Pedalate ieri e oggi

Arranco solitario: costeggia la ciclabile di zona
Cataste d’auto demolite e ruzze
Gomme bruciate ed altre scene amene
D’un panorama di degrado urbano.
Fanno ala, invece che tifosi scalmanati,
siepi sporgenti… arbusti avari,
sfiorano le gambe senza offrire
spruzzi pietosi a rinfrescar l’arsura.
Spingo i pedali, dimentico di tale
Spoglio ambiente,
Distendo l’arto, euforico e gagliardo
Come fossi in vista dell’arrivo
-Mi sembra di vedere lo striscione-
Primo del gruppo ormai lasciato indietro…

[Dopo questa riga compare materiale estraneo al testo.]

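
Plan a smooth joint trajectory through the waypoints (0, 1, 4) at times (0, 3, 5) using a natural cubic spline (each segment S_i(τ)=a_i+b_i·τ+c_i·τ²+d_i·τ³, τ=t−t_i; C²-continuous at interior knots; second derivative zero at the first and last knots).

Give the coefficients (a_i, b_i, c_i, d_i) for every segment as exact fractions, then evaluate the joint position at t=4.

  seg 0: a=0 b=-1/60 c=0 d=7/180
  seg 1: a=1 b=31/30 c=7/20 d=-7/120
S(4) = 93/40

Δ: Δ0=1/3, Δ1=3/2
row 1: diag=10, rhs=7; c'=1/5, d'=7/10
back: M1=7/10
M: M0=0, M1=7/10, M2=0
seg 0: a=0, c=M0/2=0, d=(M1−M0)/(6·3)=7/180, b=Δ0−h0·(2M0+M1)/6=-1/60
seg 1: a=1, c=M1/2=7/20, d=(M2−M1)/(6·2)=-7/120, b=Δ1−h1·(2M1+M2)/6=31/30
t_q=4 → seg 1, τ=1; S=1+31/30·τ+7/20·τ²+-7/120·τ³=93/40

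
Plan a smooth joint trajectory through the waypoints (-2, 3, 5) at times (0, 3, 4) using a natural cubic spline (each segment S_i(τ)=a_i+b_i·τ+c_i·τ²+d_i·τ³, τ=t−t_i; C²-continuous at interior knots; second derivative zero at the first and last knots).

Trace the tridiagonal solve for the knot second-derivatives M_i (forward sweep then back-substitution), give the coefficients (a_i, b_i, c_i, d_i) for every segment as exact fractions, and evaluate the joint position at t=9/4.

Δ: Δ0=5/3, Δ1=2
row 1: diag=8, rhs=2; c'=1/8, d'=1/4
back: M1=1/4
M: M0=0, M1=1/4, M2=0
seg 0: a=-2, c=M0/2=0, d=(M1−M0)/(6·3)=1/72, b=Δ0−h0·(2M0+M1)/6=37/24
seg 1: a=3, c=M1/2=1/8, d=(M2−M1)/(6·1)=-1/24, b=Δ1−h1·(2M1+M2)/6=23/12
t_q=9/4 → seg 0, τ=9/4; S=-2+37/24·τ+0·τ²+1/72·τ³=833/512

  seg 0: a=-2 b=37/24 c=0 d=1/72
  seg 1: a=3 b=23/12 c=1/8 d=-1/24
S(9/4) = 833/512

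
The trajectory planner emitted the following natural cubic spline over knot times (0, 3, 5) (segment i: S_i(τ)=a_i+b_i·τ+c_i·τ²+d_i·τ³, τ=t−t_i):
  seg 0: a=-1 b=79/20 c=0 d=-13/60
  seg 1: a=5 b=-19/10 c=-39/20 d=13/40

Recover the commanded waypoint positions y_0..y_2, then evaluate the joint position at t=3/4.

y_0=-1 y_1=5 y_2=-4
S(3/4) = 479/256

y_0 = S_0(0) = a_0 = -1
y_1 = S_1(0) = a_1 = 5
y_2 = S_1(2) = -4
t_q=3/4 is in segment 0 (τ=3/4); S_0(τ)=479/256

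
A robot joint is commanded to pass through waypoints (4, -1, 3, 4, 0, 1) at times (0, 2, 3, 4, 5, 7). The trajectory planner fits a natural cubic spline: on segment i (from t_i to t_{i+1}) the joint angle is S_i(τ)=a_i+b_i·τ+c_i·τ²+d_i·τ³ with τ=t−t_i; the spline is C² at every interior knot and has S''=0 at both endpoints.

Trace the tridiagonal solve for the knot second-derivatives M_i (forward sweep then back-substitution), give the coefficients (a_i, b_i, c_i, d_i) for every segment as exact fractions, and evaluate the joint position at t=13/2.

  seg 0: a=4 b=-4839/986 c=0 d=1187/1972
  seg 1: a=-1 b=2283/986 c=3561/986 d=-950/493
  seg 2: a=3 b=3705/986 c=-2139/986 d=-10/17
  seg 3: a=4 b=-2313/986 c=-3879/986 d=1124/493
  seg 4: a=0 b=-3327/986 c=2865/986 d=-955/1972
S(13/2) = -2493/15776

Δ: Δ0=-5/2, Δ1=4, Δ2=1, Δ3=-4, Δ4=1/2
row 1: diag=6, rhs=39; c'=1/6, d'=13/2
row 2: denom=4−1·1/6=23/6; d'=(-18−1·13/2)/(23/6)=-147/23
row 3: denom=4−1·6/23=86/23; d'=(-30−1·-147/23)/(86/23)=-543/86
row 4: denom=6−1·23/86=493/86; d'=(27−1·-543/86)/(493/86)=2865/493
back: M4=2865/493
back: M3=-543/86−23/86·2865/493=-3879/493
back: M2=-147/23−6/23·-3879/493=-2139/493
back: M1=13/2−1/6·-2139/493=3561/493
M: M0=0, M1=3561/493, M2=-2139/493, M3=-3879/493, M4=2865/493, M5=0
seg 0: a=4, c=M0/2=0, d=(M1−M0)/(6·2)=1187/1972, b=Δ0−h0·(2M0+M1)/6=-4839/986
seg 1: a=-1, c=M1/2=3561/986, d=(M2−M1)/(6·1)=-950/493, b=Δ1−h1·(2M1+M2)/6=2283/986
seg 2: a=3, c=M2/2=-2139/986, d=(M3−M2)/(6·1)=-10/17, b=Δ2−h2·(2M2+M3)/6=3705/986
seg 3: a=4, c=M3/2=-3879/986, d=(M4−M3)/(6·1)=1124/493, b=Δ3−h3·(2M3+M4)/6=-2313/986
seg 4: a=0, c=M4/2=2865/986, d=(M5−M4)/(6·2)=-955/1972, b=Δ4−h4·(2M4+M5)/6=-3327/986
t_q=13/2 → seg 4, τ=3/2; S=0+-3327/986·τ+2865/986·τ²+-955/1972·τ³=-2493/15776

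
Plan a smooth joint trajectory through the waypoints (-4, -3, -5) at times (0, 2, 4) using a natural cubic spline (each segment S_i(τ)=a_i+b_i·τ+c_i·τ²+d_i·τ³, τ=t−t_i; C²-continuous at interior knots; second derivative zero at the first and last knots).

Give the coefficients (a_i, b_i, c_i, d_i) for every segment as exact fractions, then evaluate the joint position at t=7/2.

Δ: Δ0=1/2, Δ1=-1
row 1: diag=8, rhs=-9; c'=1/4, d'=-9/8
back: M1=-9/8
M: M0=0, M1=-9/8, M2=0
seg 0: a=-4, c=M0/2=0, d=(M1−M0)/(6·2)=-3/32, b=Δ0−h0·(2M0+M1)/6=7/8
seg 1: a=-3, c=M1/2=-9/16, d=(M2−M1)/(6·2)=3/32, b=Δ1−h1·(2M1+M2)/6=-1/4
t_q=7/2 → seg 1, τ=3/2; S=-3+-1/4·τ+-9/16·τ²+3/32·τ³=-1107/256

  seg 0: a=-4 b=7/8 c=0 d=-3/32
  seg 1: a=-3 b=-1/4 c=-9/16 d=3/32
S(7/2) = -1107/256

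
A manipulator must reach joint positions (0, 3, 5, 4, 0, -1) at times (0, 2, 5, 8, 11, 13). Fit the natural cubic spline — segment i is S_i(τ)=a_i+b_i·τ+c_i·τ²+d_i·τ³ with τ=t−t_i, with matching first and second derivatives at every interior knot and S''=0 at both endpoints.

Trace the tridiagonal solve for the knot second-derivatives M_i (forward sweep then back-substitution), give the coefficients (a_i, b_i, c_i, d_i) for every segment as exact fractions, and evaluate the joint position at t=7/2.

  seg 0: a=0 b=4169/2538 c=0 d=-181/5076
  seg 1: a=3 b=3083/2538 c=-181/846 d=119/11421
  seg 2: a=5 b=539/2538 c=-305/2538 d=-5/243
  seg 3: a=4 b=-2701/2538 c=-775/2538 d=821/11421
  seg 4: a=0 b=-2425/2538 c=289/846 d=-289/5076
S(7/2) = 617/141

Δ: Δ0=3/2, Δ1=2/3, Δ2=-1/3, Δ3=-4/3, Δ4=-1/2
row 1: diag=10, rhs=-5; c'=3/10, d'=-1/2
row 2: denom=12−3·3/10=111/10; d'=(-6−3·-1/2)/(111/10)=-15/37
row 3: denom=12−3·10/37=414/37; d'=(-6−3·-15/37)/(414/37)=-59/138
row 4: denom=10−3·37/138=423/46; d'=(5−3·-59/138)/(423/46)=289/423
back: M4=289/423
back: M3=-59/138−37/138·289/423=-775/1269
back: M2=-15/37−10/37·-775/1269=-305/1269
back: M1=-1/2−3/10·-305/1269=-181/423
M: M0=0, M1=-181/423, M2=-305/1269, M3=-775/1269, M4=289/423, M5=0
seg 0: a=0, c=M0/2=0, d=(M1−M0)/(6·2)=-181/5076, b=Δ0−h0·(2M0+M1)/6=4169/2538
seg 1: a=3, c=M1/2=-181/846, d=(M2−M1)/(6·3)=119/11421, b=Δ1−h1·(2M1+M2)/6=3083/2538
seg 2: a=5, c=M2/2=-305/2538, d=(M3−M2)/(6·3)=-5/243, b=Δ2−h2·(2M2+M3)/6=539/2538
seg 3: a=4, c=M3/2=-775/2538, d=(M4−M3)/(6·3)=821/11421, b=Δ3−h3·(2M3+M4)/6=-2701/2538
seg 4: a=0, c=M4/2=289/846, d=(M5−M4)/(6·2)=-289/5076, b=Δ4−h4·(2M4+M5)/6=-2425/2538
t_q=7/2 → seg 1, τ=3/2; S=3+3083/2538·τ+-181/846·τ²+119/11421·τ³=617/141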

Ricordo allora, di tanti anni fa
La cronaca di tappa in bianco e nero…
La voce di De Zan, racconta nel frattempo
Di fatti antichi, leggende e gesta
Avvenuti negli stessi luoghi,
scoprendo in un bambino incuriosito
la nuova meraviglia di quello che ignorava
e che ora sa.
Le facce affaticate dei ciclisti,
solcate dal sole e dalle rughe,
raccontano di un prossimo passato
-la lingua stenta lo conferma ancora–
di figli della terra, polverosa ed acre,
che ora percorrono veloci,
ma con altrettanto, immancabile sudore.
E lacrime di vincitori e di sconfitti
Diventano le mie emozioni
Ancora inconsapevoli di bimbo,
storie di fatica e di speranza,
di riscatto e di piccola gloria
perduta per un sospetto di intrugli ingoiati.
La moto, spudorata,
moderna invenzione che annulla
lo sforzo e l’impegno,
irrompe e cattura indiscreta
le smorfie ed i lampi di volti e di sguardi.
Sudori, borracce, spuntini rubati,
l’irriducibile insegue e sospinge il pupillo
che arranca in salita.
Le pedalate rotonde, allungate del piano,
quelle stentate, a strattoni
del colle e del monte.
Le maglie con scritte vistose
Che stringono i magri costati
E scoprono i gomiti asciutti.
Il bacio di una femmina oltraggiosa
Che non rifiuta il vincitore esausto,
Non profana
l’arcano gesto sacro della sofferenza
il sacrificio per la ricompensa
sudata e pianta e poco spesso arrisa.